Neurologin und Krimiautorin Sabine Fitzek: „Ich denke, dass man mit spannenden Geschichten Menschen zum Nachdenken anregen kann“

Dr. Sabine Fitzek ist Neurologin und Krimi-Autorin. Fünf Bände mit dem Berliner Kommissar Matthias „Matze“ Kammowski sind bisher erschienen, in denen Sabine Fitzek hochaktuelle und brisante Themen aus dem Gesundheitswesen spannend aufbereitet und Missstände gekonnt in Krimihandlungen verpackt. Im Gespräch mit Medical Murder Mystery spricht die Medizinerin über ihre Entscheidung, Romane zu schreiben, welche Erfahrungen und Beobachtungen im Medizinsystem sie zum Schreiben inspirieren, welche gesundheitspolitischen Fragen sie für besonders brisant hält – und ob wir mit weiteren Auftritten ihres Ermittlers rechnen können.

Zur Person: Dr. Sabine Fitzek
Sabine Fitzek arbeitete nach dem Medizinstudium an den Universitäten Berlin, Erlangen, Mainz und Jena, wo sie sich im Fach Neurologie habilitierte.
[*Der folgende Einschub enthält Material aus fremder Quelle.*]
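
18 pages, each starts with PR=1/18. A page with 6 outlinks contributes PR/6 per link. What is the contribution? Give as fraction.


Initial PR = 1/18 = 1/18
Outlinks = 6
Contribution per link = PR / outlinks
= 1/18 / 6
= 1/108

1/108


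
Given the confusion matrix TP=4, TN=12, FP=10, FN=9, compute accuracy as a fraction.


Accuracy = (TP + TN) / (TP + TN + FP + FN)
TP + TN = 4 + 12 = 16
Total = 4 + 12 + 10 + 9 = 35
Accuracy = 16 / 35 = 16/35

16/35


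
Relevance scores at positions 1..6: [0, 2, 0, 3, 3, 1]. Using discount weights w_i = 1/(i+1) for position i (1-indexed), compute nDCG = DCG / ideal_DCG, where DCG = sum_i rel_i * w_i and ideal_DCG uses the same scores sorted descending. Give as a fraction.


Position discount weights w_i = 1/(i+1) for i=1..6:
Weights = [1/2, 1/3, 1/4, 1/5, 1/6, 1/7]
Actual relevance: [0, 2, 0, 3, 3, 1]
DCG = 0/2 + 2/3 + 0/4 + 3/5 + 3/6 + 1/7 = 401/210
Ideal relevance (sorted desc): [3, 3, 2, 1, 0, 0]
Ideal DCG = 3/2 + 3/3 + 2/4 + 1/5 + 0/6 + 0/7 = 16/5
nDCG = DCG / ideal_DCG = 401/210 / 16/5 = 401/672

401/672


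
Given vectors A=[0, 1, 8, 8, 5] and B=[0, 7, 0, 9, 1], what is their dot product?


Dot product = sum of element-wise products
A[0]*B[0] = 0*0 = 0
A[1]*B[1] = 1*7 = 7
A[2]*B[2] = 8*0 = 0
A[3]*B[3] = 8*9 = 72
A[4]*B[4] = 5*1 = 5
Sum = 0 + 7 + 0 + 72 + 5 = 84

84


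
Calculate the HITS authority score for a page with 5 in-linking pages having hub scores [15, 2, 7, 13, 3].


Authority = sum of hub scores of in-linkers
In-link 1: hub score = 15
In-link 2: hub score = 2
In-link 3: hub score = 7
In-link 4: hub score = 13
In-link 5: hub score = 3
Authority = 15 + 2 + 7 + 13 + 3 = 40

40


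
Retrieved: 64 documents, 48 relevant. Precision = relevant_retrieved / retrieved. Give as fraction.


Precision = relevant_retrieved / total_retrieved
= 48 / 64
= 48 / (48 + 16)
= 3/4

3/4


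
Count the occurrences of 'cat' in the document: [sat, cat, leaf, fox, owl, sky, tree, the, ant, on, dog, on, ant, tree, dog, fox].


Document has 16 words
Scanning for 'cat':
Found at positions: [1]
Count = 1

1


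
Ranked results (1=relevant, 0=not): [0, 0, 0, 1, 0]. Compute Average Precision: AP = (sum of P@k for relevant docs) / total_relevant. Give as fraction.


Computing P@k for each relevant position:
Position 1: not relevant
Position 2: not relevant
Position 3: not relevant
Position 4: relevant, P@4 = 1/4 = 1/4
Position 5: not relevant
Sum of P@k = 1/4 = 1/4
AP = 1/4 / 1 = 1/4

1/4


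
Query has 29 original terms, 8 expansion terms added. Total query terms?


Original terms: 29
Expansion terms: 8
Total = 29 + 8 = 37

37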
Danach war sie mehr als zehn Jahre lang als Chefärztin neurologischer Abteilungen tätig. Heute ist sie Inhaberin einer neurologischen Praxis in Berlin und schreibt über gesundheitspolitische Missstände, mit denen sie unfreiwillig immer wieder in Berührung kam und kommt.
Krimis: Verrat (2019), Verrückt (2020), Verstorben (2021), Vertuscht (2022), Vergänglich (2023), alle erschienen bei Knaur TB

Medical Murder Mystery: Frau Dr. Fitzek, Sie haben in Ihren bisherigen fünf Romanen, in denen der Berliner Kriminalkommissar Matthias Kammowski ermittelt, kaum ein heißes Eisen im Gesundheitswesen ausgelassen: Abrechnungsskandale und die Ökonomisierung der Medizin, die Versorgung psychischer Erkrankungen, Arzneimittelverfälschungen, Morde auf der Intensivstation, Schwurbler oder Sterbehilfe. Sie hätten über Missstände im System, das Sie gut kennen, auch Sachbücher schreiben können. Warum haben Sie sich für das Krimiformat entschieden?
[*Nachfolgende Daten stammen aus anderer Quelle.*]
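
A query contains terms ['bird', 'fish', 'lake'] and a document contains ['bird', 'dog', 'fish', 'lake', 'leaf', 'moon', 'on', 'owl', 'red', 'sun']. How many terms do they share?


Query terms: ['bird', 'fish', 'lake']
Document terms: ['bird', 'dog', 'fish', 'lake', 'leaf', 'moon', 'on', 'owl', 'red', 'sun']
Common terms: ['bird', 'fish', 'lake']
Overlap count = 3

3


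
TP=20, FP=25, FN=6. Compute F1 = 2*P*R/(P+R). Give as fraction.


F1 = 2 * P * R / (P + R)
P = TP/(TP+FP) = 20/45 = 4/9
R = TP/(TP+FN) = 20/26 = 10/13
2 * P * R = 2 * 4/9 * 10/13 = 80/117
P + R = 4/9 + 10/13 = 142/117
F1 = 80/117 / 142/117 = 40/71

40/71


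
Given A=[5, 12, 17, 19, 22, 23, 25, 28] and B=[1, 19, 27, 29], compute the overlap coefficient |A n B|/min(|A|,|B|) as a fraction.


A intersect B = [19]
|A intersect B| = 1
min(|A|, |B|) = min(8, 4) = 4
Overlap = 1 / 4 = 1/4

1/4


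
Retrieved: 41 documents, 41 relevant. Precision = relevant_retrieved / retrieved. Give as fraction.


Precision = relevant_retrieved / total_retrieved
= 41 / 41
= 41 / (41 + 0)
= 1

1


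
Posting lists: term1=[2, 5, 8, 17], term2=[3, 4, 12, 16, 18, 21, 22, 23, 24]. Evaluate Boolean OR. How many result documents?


Boolean OR: find union of posting lists
term1 docs: [2, 5, 8, 17]
term2 docs: [3, 4, 12, 16, 18, 21, 22, 23, 24]
Union: [2, 3, 4, 5, 8, 12, 16, 17, 18, 21, 22, 23, 24]
|union| = 13

13


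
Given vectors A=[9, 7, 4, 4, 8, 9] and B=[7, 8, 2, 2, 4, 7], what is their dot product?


Dot product = sum of element-wise products
A[0]*B[0] = 9*7 = 63
A[1]*B[1] = 7*8 = 56
A[2]*B[2] = 4*2 = 8
A[3]*B[3] = 4*2 = 8
A[4]*B[4] = 8*4 = 32
A[5]*B[5] = 9*7 = 63
Sum = 63 + 56 + 8 + 8 + 32 + 63 = 230

230


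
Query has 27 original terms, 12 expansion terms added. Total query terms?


Original terms: 27
Expansion terms: 12
Total = 27 + 12 = 39

39


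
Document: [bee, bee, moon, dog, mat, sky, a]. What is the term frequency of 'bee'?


Document has 7 words
Scanning for 'bee':
Found at positions: [0, 1]
Count = 2

2


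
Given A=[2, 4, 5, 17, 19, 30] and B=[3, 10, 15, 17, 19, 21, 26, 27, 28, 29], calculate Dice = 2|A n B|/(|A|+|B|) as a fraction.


A intersect B = [17, 19]
|A intersect B| = 2
|A| = 6, |B| = 10
Dice = 2*2 / (6+10)
= 4 / 16 = 1/4

1/4


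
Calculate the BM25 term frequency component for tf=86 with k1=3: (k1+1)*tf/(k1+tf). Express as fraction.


BM25 TF component = (k1+1)*tf / (k1+tf)
k1 = 3, tf = 86
Numerator = (3+1)*86 = 344
Denominator = 3 + 86 = 89
= 344/89 = 344/89

344/89


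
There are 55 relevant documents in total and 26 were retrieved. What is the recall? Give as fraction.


Recall = retrieved_relevant / total_relevant
= 26 / 55
= 26 / (26 + 29)
= 26/55

26/55


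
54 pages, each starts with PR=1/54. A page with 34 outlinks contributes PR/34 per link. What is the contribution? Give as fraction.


Initial PR = 1/54 = 1/54
Outlinks = 34
Contribution per link = PR / outlinks
= 1/54 / 34
= 1/1836

1/1836


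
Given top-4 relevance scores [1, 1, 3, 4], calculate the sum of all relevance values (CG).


Cumulative Gain = sum of relevance scores
Position 1: rel=1, running sum=1
Position 2: rel=1, running sum=2
Position 3: rel=3, running sum=5
Position 4: rel=4, running sum=9
CG = 9

9


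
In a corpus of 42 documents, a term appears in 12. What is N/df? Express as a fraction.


IDF ratio = N / df
= 42 / 12
= 7/2

7/2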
Sabine Fitzek: Beim Thema des ersten Romans „Verrat“, der sich unter anderem mit den Konsequenzen des wirtschaftlichen Drucks in den Kliniken beschäftigt, dachte ich ursprünglich tatsächlich daran, ein Sachbuch zu schreiben. Dies nicht zuletzt auf der Basis meiner persönlichen Erfahrungen. Aber es war mir wichtig, nicht wieder nur Interessierte zu erreichen, die das Gesundheitssystem ohnehin gut kennen, sondern die vielzitierten Normalbürgerinnen und -bürger. Das ist mit einem Roman einfacher zu bewerkstelligen als mit einem Sachbuch. Das Schreiben hat mich immer schon begeistert, mein erster Berufswunsch war, Autorin zu werden, dann kam es aus vielen Gründen etwas anders. Es ist heute für mich eine großartige Erfahrung, auszuprobieren und auszureizen, was mit einem Roman im Vergleich zu Sachtexten alles möglich ist. Dass es Kriminalromane geworden sind, hängt mit den Themen zusammen. Wenn Menschen sich bereichern oder wenn Spitäler ihre Strategien zur Gewinnoptimierung so gestalten, dass nicht alle gesetzeskonform sind, ist das Krimistoff, ebenso wie andere Fragen, die ich aufgreife.

Medical Murder Mystery: Können Krimis dazu beitragen, das Bewusstsein für bestimmte gesellschaftliche Problemlagen zu schärfen?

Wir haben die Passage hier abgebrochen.